Let us take heed, then, that we be true Philadelphians. Tested we shall be assuredly all round, and in different forms if the spirit be not different. The Word here is the assurance, is it not? For the faith that might quail and question as the results of the trial become apparent. Not now, but by and by, things shall be manifested, and where Christ's heart is shall come out openly.
More decisively now He announces, "I come quickly." The day of grace is running out with the day of patience. Soon it shall be Christ's presence and glory.
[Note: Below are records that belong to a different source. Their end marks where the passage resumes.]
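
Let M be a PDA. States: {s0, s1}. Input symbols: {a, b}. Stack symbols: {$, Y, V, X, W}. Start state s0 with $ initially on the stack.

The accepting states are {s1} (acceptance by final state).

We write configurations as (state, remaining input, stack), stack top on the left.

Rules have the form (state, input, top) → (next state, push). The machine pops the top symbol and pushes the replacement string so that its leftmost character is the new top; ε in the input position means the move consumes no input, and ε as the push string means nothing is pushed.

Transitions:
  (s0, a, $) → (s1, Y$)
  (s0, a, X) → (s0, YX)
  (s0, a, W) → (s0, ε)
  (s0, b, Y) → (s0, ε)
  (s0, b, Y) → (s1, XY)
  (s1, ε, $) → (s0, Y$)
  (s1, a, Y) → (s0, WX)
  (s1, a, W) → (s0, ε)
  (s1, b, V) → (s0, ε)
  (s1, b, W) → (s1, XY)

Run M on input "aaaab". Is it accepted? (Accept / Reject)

One accepting computation: (s0, aaaab, $) ⊢ (s1, aaab, Y$) ⊢ (s0, aab, WX$) ⊢ (s0, ab, X$) ⊢ (s0, b, YX$) ⊢ (s1, ε, XYX$)
All input consumed and state s1 ∈ F.

Accept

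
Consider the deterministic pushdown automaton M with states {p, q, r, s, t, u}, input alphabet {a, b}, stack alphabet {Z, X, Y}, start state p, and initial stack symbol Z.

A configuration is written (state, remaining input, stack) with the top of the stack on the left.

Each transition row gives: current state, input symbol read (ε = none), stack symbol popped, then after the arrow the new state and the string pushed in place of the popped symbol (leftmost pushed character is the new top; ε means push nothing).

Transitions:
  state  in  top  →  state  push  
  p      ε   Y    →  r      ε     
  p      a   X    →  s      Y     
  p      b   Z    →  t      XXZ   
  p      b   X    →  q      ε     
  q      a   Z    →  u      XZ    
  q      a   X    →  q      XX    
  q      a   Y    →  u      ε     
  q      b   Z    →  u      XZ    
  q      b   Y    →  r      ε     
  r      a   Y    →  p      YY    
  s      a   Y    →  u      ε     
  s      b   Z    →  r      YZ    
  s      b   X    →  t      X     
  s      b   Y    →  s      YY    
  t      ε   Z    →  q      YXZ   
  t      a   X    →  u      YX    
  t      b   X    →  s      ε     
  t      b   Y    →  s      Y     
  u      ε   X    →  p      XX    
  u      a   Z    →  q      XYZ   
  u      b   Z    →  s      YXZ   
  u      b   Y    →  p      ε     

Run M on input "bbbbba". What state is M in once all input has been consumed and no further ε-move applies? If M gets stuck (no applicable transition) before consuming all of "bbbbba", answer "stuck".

(p, bbbbba, Z)
  read b, top Z: go to t, push XXZ → (t, bbbba, XXZ)
  read b, top X: go to s, push ε → (s, bbba, XZ)
  read b, top X: go to t, push X → (t, bba, XZ)
  read b, top X: go to s, push ε → (s, ba, Z)
  read b, top Z: go to r, push YZ → (r, a, YZ)
  read a, top Y: go to p, push YY → (p, ε, YYZ)
  ε-move, top Y: go to r, push ε → (r, ε, YZ)
All input consumed; M is in state r.

r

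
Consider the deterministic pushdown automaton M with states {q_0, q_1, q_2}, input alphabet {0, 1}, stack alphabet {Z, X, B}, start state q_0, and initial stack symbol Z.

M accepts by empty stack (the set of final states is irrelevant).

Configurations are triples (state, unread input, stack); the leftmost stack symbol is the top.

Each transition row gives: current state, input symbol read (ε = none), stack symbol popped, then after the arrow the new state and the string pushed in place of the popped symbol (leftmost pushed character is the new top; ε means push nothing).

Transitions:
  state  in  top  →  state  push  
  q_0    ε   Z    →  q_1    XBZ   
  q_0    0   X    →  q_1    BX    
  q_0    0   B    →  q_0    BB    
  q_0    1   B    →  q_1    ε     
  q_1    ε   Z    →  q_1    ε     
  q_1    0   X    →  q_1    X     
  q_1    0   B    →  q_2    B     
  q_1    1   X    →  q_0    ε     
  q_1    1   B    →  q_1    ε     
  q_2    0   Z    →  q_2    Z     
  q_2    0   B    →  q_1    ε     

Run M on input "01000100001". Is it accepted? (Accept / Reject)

(q_0, 01000100001, Z)
  ε-move, top Z: go to q_1, push XBZ → (q_1, 01000100001, XBZ)
  read 0, top X: go to q_1, push X → (q_1, 1000100001, XBZ)
  read 1, top X: go to q_0, push ε → (q_0, 000100001, BZ)
  read 0, top B: go to q_0, push BB → (q_0, 00100001, BBZ)
  read 0, top B: go to q_0, push BB → (q_0, 0100001, BBBZ)
  read 0, top B: go to q_0, push BB → (q_0, 100001, BBBBZ)
  read 1, top B: go to q_1, push ε → (q_1, 00001, BBBZ)
  read 0, top B: go to q_2, push B → (q_2, 0001, BBBZ)
  read 0, top B: go to q_1, push ε → (q_1, 001, BBZ)
  read 0, top B: go to q_2, push B → (q_2, 01, BBZ)
  read 0, top B: go to q_1, push ε → (q_1, 1, BZ)
  read 1, top B: go to q_1, push ε → (q_1, ε, Z)
  ε-move, top Z: go to q_1, push ε → (q_1, ε, ε)
All input consumed and the stack is empty.

Accept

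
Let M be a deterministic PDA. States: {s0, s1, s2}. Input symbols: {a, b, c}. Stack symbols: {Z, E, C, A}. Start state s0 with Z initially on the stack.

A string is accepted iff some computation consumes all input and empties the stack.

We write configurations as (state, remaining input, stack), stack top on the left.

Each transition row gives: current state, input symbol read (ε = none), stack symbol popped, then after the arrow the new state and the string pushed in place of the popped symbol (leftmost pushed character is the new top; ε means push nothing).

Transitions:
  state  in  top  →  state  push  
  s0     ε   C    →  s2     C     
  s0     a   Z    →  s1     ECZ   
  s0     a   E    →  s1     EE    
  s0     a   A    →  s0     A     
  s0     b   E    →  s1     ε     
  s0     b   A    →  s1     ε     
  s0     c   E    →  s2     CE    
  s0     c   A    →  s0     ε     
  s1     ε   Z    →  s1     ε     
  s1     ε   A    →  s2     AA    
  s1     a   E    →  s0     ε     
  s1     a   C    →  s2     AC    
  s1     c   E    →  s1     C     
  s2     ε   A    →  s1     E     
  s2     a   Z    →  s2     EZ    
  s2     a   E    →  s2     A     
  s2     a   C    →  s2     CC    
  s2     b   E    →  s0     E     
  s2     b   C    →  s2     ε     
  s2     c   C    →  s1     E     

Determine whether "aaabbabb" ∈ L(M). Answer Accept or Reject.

Accept

(s0, aaabbabb, Z)
  read a, top Z: go to s1, push ECZ → (s1, aabbabb, ECZ)
  read a, top E: go to s0, push ε → (s0, abbabb, CZ)
  ε-move, top C: go to s2, push C → (s2, abbabb, CZ)
  read a, top C: go to s2, push CC → (s2, bbabb, CCZ)
  read b, top C: go to s2, push ε → (s2, babb, CZ)
  read b, top C: go to s2, push ε → (s2, abb, Z)
  read a, top Z: go to s2, push EZ → (s2, bb, EZ)
  read b, top E: go to s0, push E → (s0, b, EZ)
  read b, top E: go to s1, push ε → (s1, ε, Z)
  ε-move, top Z: go to s1, push ε → (s1, ε, ε)
All input consumed and the stack is empty.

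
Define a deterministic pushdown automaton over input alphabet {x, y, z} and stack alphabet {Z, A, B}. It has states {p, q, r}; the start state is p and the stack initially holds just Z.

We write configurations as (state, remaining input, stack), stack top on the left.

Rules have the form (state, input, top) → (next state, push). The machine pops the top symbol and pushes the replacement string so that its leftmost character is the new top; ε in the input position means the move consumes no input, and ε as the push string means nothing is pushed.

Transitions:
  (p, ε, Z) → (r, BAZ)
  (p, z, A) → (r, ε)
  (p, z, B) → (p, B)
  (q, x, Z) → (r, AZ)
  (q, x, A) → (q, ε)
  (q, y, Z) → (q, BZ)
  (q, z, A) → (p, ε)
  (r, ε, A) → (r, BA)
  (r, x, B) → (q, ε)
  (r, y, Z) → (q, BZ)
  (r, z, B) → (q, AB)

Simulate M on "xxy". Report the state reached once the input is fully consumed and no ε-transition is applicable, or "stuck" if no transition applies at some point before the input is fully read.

(p, xxy, Z) ⊢ (r, xxy, BAZ) ⊢ (q, xy, AZ) ⊢ (q, y, Z) ⊢ (q, ε, BZ)
All input consumed; M is in state q.

q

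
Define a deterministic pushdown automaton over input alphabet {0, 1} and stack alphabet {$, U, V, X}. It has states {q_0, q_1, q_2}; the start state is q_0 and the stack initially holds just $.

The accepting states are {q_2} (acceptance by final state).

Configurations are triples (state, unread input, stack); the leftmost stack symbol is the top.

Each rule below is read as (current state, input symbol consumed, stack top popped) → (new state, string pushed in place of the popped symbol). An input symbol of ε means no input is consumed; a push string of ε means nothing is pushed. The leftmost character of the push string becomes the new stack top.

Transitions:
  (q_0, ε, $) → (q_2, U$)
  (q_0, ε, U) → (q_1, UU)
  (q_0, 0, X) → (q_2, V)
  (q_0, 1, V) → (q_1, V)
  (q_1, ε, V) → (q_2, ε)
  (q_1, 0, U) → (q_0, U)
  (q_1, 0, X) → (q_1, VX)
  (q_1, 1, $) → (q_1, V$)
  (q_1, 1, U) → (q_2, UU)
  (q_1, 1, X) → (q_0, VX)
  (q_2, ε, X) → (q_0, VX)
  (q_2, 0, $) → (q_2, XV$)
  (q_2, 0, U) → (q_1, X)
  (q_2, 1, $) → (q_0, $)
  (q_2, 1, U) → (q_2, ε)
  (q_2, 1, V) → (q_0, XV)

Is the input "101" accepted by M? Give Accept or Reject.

Accept

(q_0, 101, $)
  ε-move, top $: go to q_2, push U$ → (q_2, 101, U$)
  read 1, top U: go to q_2, push ε → (q_2, 01, $)
  read 0, top $: go to q_2, push XV$ → (q_2, 1, XV$)
  ε-move, top X: go to q_0, push VX → (q_0, 1, VXV$)
  read 1, top V: go to q_1, push V → (q_1, ε, VXV$)
  ε-move, top V: go to q_2, push ε → (q_2, ε, XV$)
All input consumed; state q_2 ∈ F.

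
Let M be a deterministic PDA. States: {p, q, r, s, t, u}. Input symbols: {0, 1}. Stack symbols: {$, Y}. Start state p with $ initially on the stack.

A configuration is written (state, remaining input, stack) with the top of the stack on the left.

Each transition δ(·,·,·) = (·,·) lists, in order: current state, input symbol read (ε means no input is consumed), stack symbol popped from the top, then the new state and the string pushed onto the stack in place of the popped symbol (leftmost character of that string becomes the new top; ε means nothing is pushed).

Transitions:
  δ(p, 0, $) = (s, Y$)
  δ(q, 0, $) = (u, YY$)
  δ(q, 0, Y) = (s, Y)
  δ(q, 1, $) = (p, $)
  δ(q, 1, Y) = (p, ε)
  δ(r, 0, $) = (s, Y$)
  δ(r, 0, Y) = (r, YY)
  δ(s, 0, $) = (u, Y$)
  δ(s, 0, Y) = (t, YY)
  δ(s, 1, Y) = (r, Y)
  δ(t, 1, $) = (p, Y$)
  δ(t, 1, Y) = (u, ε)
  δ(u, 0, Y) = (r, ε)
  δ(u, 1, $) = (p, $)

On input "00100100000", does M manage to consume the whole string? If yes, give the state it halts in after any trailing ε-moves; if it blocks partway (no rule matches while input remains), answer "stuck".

(p, 00100100000, $)
  read 0, top $: go to s, push Y$ → (s, 0100100000, Y$)
  read 0, top Y: go to t, push YY → (t, 100100000, YY$)
  read 1, top Y: go to u, push ε → (u, 00100000, Y$)
  read 0, top Y: go to r, push ε → (r, 0100000, $)
  read 0, top $: go to s, push Y$ → (s, 100000, Y$)
  read 1, top Y: go to r, push Y → (r, 00000, Y$)
  read 0, top Y: go to r, push YY → (r, 0000, YY$)
  read 0, top Y: go to r, push YY → (r, 000, YYY$)
  read 0, top Y: go to r, push YY → (r, 00, YYYY$)
  read 0, top Y: go to r, push YY → (r, 0, YYYYY$)
  read 0, top Y: go to r, push YY → (r, ε, YYYYYY$)
All input consumed; M is in state r.

r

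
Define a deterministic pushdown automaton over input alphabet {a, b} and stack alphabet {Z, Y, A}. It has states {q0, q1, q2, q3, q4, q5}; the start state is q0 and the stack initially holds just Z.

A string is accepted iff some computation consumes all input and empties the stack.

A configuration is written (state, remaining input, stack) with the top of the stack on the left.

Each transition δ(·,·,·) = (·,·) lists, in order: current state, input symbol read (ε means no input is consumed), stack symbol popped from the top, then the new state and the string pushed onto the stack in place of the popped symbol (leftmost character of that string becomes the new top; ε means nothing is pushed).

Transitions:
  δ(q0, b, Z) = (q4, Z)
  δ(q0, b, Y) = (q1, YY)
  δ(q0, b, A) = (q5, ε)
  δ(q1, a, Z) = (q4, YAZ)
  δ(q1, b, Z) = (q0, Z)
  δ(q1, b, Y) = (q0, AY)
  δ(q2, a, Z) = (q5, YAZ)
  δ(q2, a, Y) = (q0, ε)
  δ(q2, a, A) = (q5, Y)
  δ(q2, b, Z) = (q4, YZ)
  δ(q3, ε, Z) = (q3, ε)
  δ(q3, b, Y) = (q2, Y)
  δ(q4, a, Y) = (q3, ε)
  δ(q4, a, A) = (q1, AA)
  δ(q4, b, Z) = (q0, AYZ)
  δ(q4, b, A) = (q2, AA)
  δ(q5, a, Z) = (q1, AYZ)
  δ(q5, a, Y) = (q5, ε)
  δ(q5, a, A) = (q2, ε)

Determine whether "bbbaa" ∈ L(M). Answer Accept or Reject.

(q0, bbbaa, Z)
  read b, top Z: go to q4, push Z → (q4, bbaa, Z)
  read b, top Z: go to q0, push AYZ → (q0, baa, AYZ)
  read b, top A: go to q5, push ε → (q5, aa, YZ)
  read a, top Y: go to q5, push ε → (q5, a, Z)
  read a, top Z: go to q1, push AYZ → (q1, ε, AYZ)
All input consumed; stack is AYZ, not empty, and no further ε-move applies.

Reject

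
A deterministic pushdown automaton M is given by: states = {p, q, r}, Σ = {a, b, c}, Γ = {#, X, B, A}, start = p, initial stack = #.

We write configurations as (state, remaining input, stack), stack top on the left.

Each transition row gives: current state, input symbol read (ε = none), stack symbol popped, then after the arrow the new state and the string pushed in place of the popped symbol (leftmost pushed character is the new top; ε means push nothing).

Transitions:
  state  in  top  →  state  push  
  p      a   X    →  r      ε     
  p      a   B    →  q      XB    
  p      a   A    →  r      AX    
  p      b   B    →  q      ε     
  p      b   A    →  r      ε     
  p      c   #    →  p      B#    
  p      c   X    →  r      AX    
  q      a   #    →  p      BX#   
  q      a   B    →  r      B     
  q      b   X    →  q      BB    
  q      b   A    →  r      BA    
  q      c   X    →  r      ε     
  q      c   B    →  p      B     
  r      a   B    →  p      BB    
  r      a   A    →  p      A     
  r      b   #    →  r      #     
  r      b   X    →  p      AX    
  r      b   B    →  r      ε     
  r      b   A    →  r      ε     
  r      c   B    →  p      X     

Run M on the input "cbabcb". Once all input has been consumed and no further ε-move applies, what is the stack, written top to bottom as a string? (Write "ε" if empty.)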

The centuries of delay have come to years, the years are soon to be months, the months days, the days moments. "I come quickly:" this is to be shown in its power for the soul by its keeping the exhortation, "hold that fast which thou hast, that no man take thy crown."
But all shows it to be a time of drift, - a time of declensions as well as revivals: overcomer is he only who holds fast. The Spirit of God moving, the Word manifesting its power, conscience responding; yet every where the ebb after the flow, the trial which sifts, separates, individualizes. By and by comes the terrible back-flow of Laodicea. Think not Philadelphia is a haven of refuge where we may lie at anchor and never feel it. Not so, - oh, not so: this is the fatal delusion of Laodicea itself: "Hold that fast which thou hast!" The tug, if it has not come, is coming: hold thou fast!
But to what? - hold what fast? The word, and the name, and the patience of Christ. Not the word of even the leaders of God's raising up. The truth must ever commend the man, never the man the truth. One great danger is, lest, having begun with the former principle, we slip into the latter. Even the truth they teach is not truth received till it has been gotten at the Master's feet and in communion with Himself, - till you can hold it, not with the eyes shut, but with eyes open, - till you can maintain it for truth against the very instrument used of God to give it to you. if need be. "If WE, or an angel from heaven, preach any other gospel unto you than that ye have received, let him be accursed."
Then, HOLD FAST! When it is no longer a question if it be the truth, but only of its consequences. Hold fast: though those who have held it with you, or before you give it up; though it separate you from all else whomsoever; though it be worse dishonoured by the evil of those who profess it; though it seem utterly useless to hope of any good from it: in the face of the world, in the face of the devil, in the face of the saints, -"hold fast that which thou hast, that no man take thy crown!